Today’s data says it all.
Average fuel economy of sales-weighted new vehicles is up by 21% from the time when oil prices topped $147/B in 2008. Adding to already cheaper driving costs, US retail gasoline prices are down by 30% since the oil markets collapsed. Yet as Jevons predicted, consumers are eating up their newfound energy windfall by upsizing their vehicles and driving more. In the parlance of energy economics, this is called the “rebound effect.”
And consumption of fuel-burning equipment and fuel is certainly rebounding. After nearly five years of moderation, monthly sales of heavier vehicles with larger displacement engines, like SUVs and pickup trucks, are on the rise again relative to lighter vehicles. This past April over 55% of all vehicles sold in North America were pickup trucks and SUVs – up from a 50% average between 2009 and 2014. Although the efficiency of heavier vehicles has also improved, upsizing from a lighter car to a heavier truck equals heavier overall fuel use.
A 2007 study by the U.K. Energy Research Centre on the rebound effect found that when people have the choice to buy a more fuel-efficient vehicle their inclination is to rebound by up to 30% off the assumed gains. In other words, consumers trade in some of their potential gains by shifting to bigger gas-guzzlers and by driving more. This works against a 21% gain in average fuel economy.

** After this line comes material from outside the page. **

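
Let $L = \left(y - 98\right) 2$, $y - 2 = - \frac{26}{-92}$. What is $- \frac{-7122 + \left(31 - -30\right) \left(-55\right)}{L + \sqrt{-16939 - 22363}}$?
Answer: $- \frac{1060995313}{40177167} - \frac{5542333 i \sqrt{39302}}{40177167} \approx -26.408 - 27.348 i$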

In fact, after flat lining for more than five years, Americans are starting to drive more. The vehicle miles travelled (VMT) indicator in the US is tracking a return to record levels this year, challenging the high set in 2007. By extension, US gasoline consumption set an all time high last week, with year-over-year growth already up by 3.4%. New consumption records are likely to be shattered this summer and the U.S. Energy Information Agency now expects that US oil demand will grow more than China’s this year.
But greater consumption on the back of cheap fuel and greater efficiency is not only an American phenomenon. Global oil consumption growth estimates for 2015 and 2016 are now expected to top 1.2 million barrels per day each year. More upward revisions are likely as long as oil and fuel prices stay as low as they are now. And if economies get healthier, the pull on the oil producers will be even harder.
This double cocktail of cheap fuel and better fuel economy is yet again a stimulus for gratuitous consumption that will contribute to another round of rising oil prices. Like watching a short YouTube video that keeps looping over and over again, the repetitiveness of this economic phenomenon we’re witnessing is nothing new. We saw it happen post both the 1973 and 1979 oil price shocks.
Although Jevons wrote of coal consumption and steam engine efficiency in his 1865 book The Coal Question, his dialog is fungible for oil and the machines that consume petroleum products: “It is the very economy of its use which leads to its extensive consumption. It has been so in the past, and it will be so in the future. Nor is it difficult to see how this paradox arises.”
No, it wasn’t difficult to see Jevons’ paradox as I opened the heavy door of the new SUV. “Nice machine,” I said to my friend. “We’ve come a long way since the steam engine.”
Then I thought to myself, but we haven’t traveled far at all in terms of behavior.